You might have discussed your financial philosophies before marriage and think you’re on the same page, but the day will come when your husband comes home with a purchase that makes you shake your head in wonderment. “What can he have been thinking? We can’t afford that,” you’ll think in exasperation. Keep in mind that there might be times when he will think the same thing of your purchasing decisions. The key to this trial is to have open communication and to set reasonable goals for your spending habits.
3. Trading traditions
My parents’ first big fight of their marriage came four months after their wedding day. It wasn’t over money or chores or in-laws, it was over what kind of lights they wanted to put on their Christmas tree. My dad was interested in the new, tiny, twinkling white lights.

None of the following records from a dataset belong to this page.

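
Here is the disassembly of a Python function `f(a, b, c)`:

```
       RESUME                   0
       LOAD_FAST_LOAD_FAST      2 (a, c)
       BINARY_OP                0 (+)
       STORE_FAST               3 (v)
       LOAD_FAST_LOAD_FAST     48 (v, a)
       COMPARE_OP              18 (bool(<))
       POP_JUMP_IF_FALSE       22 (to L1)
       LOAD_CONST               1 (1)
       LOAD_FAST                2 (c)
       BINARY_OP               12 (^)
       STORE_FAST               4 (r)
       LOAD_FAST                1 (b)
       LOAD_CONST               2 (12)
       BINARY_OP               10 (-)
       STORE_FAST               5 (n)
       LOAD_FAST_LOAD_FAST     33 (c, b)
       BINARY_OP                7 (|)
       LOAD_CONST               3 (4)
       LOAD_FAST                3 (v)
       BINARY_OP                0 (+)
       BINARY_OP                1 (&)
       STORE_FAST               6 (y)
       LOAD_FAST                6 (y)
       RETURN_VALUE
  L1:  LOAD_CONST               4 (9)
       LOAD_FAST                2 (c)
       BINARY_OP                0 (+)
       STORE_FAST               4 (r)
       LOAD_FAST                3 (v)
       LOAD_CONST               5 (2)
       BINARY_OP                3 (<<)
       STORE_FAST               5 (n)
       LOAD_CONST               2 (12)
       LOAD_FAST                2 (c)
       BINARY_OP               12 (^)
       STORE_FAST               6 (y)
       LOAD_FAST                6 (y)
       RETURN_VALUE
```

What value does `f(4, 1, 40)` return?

36

LOAD_FAST_LOAD_FAST a,c → push 4,40. Stack: [4, 40]
BINARY_OP + → 4 + 40 = 44. Stack: [44]
STORE_FAST v → v=44. Stack: []
LOAD_FAST_LOAD_FAST v,a → push 44,4. Stack: [44, 4]
COMPARE_OP bool(<) → 44 vs 4 = False. Stack: [False]
POP_JUMP_IF_FALSE → pop False; jump. Stack: []
LOAD_CONST → push 9. Stack: [9]
LOAD_FAST c → push 40. Stack: [9, 40]
BINARY_OP + → 9 + 40 = 49. Stack: [49]
STORE_FAST r → r=49. Stack: []
LOAD_FAST v → push 44. Stack: [44]
LOAD_CONST → push 2. Stack: [44, 2]
BINARY_OP << → 44 << 2 = 176. Stack: [176]
STORE_FAST n → n=176. Stack: []
LOAD_CONST → push 12. Stack: [12]
LOAD_FAST c → push 40. Stack: [12, 40]
BINARY_OP ^ → 12 ^ 40 = 36. Stack: [36]
STORE_FAST y → y=36. Stack: []
LOAD_FAST y → push 36. Stack: [36]
RETURN_VALUE → return 36.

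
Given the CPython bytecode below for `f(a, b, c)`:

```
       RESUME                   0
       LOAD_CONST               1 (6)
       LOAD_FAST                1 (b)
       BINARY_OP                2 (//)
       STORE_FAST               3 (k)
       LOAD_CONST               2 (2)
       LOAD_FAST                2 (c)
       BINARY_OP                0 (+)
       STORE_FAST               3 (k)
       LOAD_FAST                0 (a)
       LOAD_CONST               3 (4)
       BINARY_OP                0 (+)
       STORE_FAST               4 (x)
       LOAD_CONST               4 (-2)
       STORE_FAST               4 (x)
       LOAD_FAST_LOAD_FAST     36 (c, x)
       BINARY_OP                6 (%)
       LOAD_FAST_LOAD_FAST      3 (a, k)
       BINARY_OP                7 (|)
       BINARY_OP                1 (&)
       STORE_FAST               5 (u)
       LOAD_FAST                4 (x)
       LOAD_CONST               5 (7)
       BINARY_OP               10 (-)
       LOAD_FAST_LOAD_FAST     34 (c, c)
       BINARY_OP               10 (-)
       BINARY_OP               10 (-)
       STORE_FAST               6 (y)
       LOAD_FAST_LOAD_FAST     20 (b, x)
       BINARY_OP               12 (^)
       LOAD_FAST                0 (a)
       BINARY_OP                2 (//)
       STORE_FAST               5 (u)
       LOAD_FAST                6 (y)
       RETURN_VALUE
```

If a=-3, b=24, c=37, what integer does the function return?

-9

LOAD_CONST → push 6. Stack: [6]
LOAD_FAST b → push 24. Stack: [6, 24]
BINARY_OP // → 6 // 24 = 0. Stack: [0]
STORE_FAST k → k=0. Stack: []
LOAD_CONST → push 2. Stack: [2]
LOAD_FAST c → push 37. Stack: [2, 37]
BINARY_OP + → 2 + 37 = 39. Stack: [39]
STORE_FAST k → k=39. Stack: []
LOAD_FAST a → push -3. Stack: [-3]
LOAD_CONST → push 4. Stack: [-3, 4]
BINARY_OP + → -3 + 4 = 1. Stack: [1]
STORE_FAST x → x=1. Stack: []
LOAD_CONST → push -2. Stack: [-2]
STORE_FAST x → x=-2. Stack: []
LOAD_FAST_LOAD_FAST c,x → push 37,-2. Stack: [37, -2]
BINARY_OP % → 37 % -2 = -1. Stack: [-1]
LOAD_FAST_LOAD_FAST a,k → push -3,39. Stack: [-1, -3, 39]
BINARY_OP | → -3 | 39 = -1. Stack: [-1, -1]
BINARY_OP & → -1 & -1 = -1. Stack: [-1]
STORE_FAST u → u=-1. Stack: []
LOAD_FAST x → push -2. Stack: [-2]
LOAD_CONST → push 7. Stack: [-2, 7]
BINARY_OP - → -2 - 7 = -9. Stack: [-9]
LOAD_FAST_LOAD_FAST c,c → push 37,37. Stack: [-9, 37, 37]
BINARY_OP - → 37 - 37 = 0. Stack: [-9, 0]
BINARY_OP - → -9 - 0 = -9. Stack: [-9]
STORE_FAST y → y=-9. Stack: []
LOAD_FAST_LOAD_FAST b,x → push 24,-2. Stack: [24, -2]
BINARY_OP ^ → 24 ^ -2 = -26. Stack: [-26]
LOAD_FAST a → push -3. Stack: [-26, -3]
BINARY_OP // → -26 // -3 = 8. Stack: [8]
STORE_FAST u → u=8. Stack: []
LOAD_FAST y → push -9. Stack: [-9]
RETURN_VALUE → return -9.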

My mom wanted to go with the traditional big, solid, colorful lights. My mom laughs about it now, but she said at the time it was a real problem for them. Coming up with family traditions is a challenge for some couples as you both come from different backgrounds with traditions that are equally important to each of you. Deciding what traditions you’ll incorporate into your lives and which will get the boot will require calm discussion and compromise.
The entrance of a child into any couple’s life signals enormous changes into the marriage relationship. Children are needy, emotional and time-consuming. Rearing them takes a lot out of a husband and wife. On top of the sleepless nights and hormonal changes, the two of you might find you don’t agree on what the best ways are to raise your child. This is another discussion that is best undertaken prior to the arrival of the new baby, but can be done any time during the course of child-rearing. Your philosophies or those of your spouse might change as the child grows and you learn more about parenting.
Another big trial in the marriage relationship has to do with bread-winning. If you both have careers, the challenge will be the perception of whose job is more important. If just one of you has a job, the one who stays at home will need to find some other means of fulfillment. Jobs sometimes require relocation, which can put stress on the relationship and disrupt children’s lives. Every career decision must be approached with care and consideration, including taking into account the wants and needs of every family member.
Don’t get me wrong, marriage might be challenging, but it is also beautiful and rewarding and has given me the happiest days of my life. But to make it last, you must be aware of the trials you might face so you can prepare to conquer them.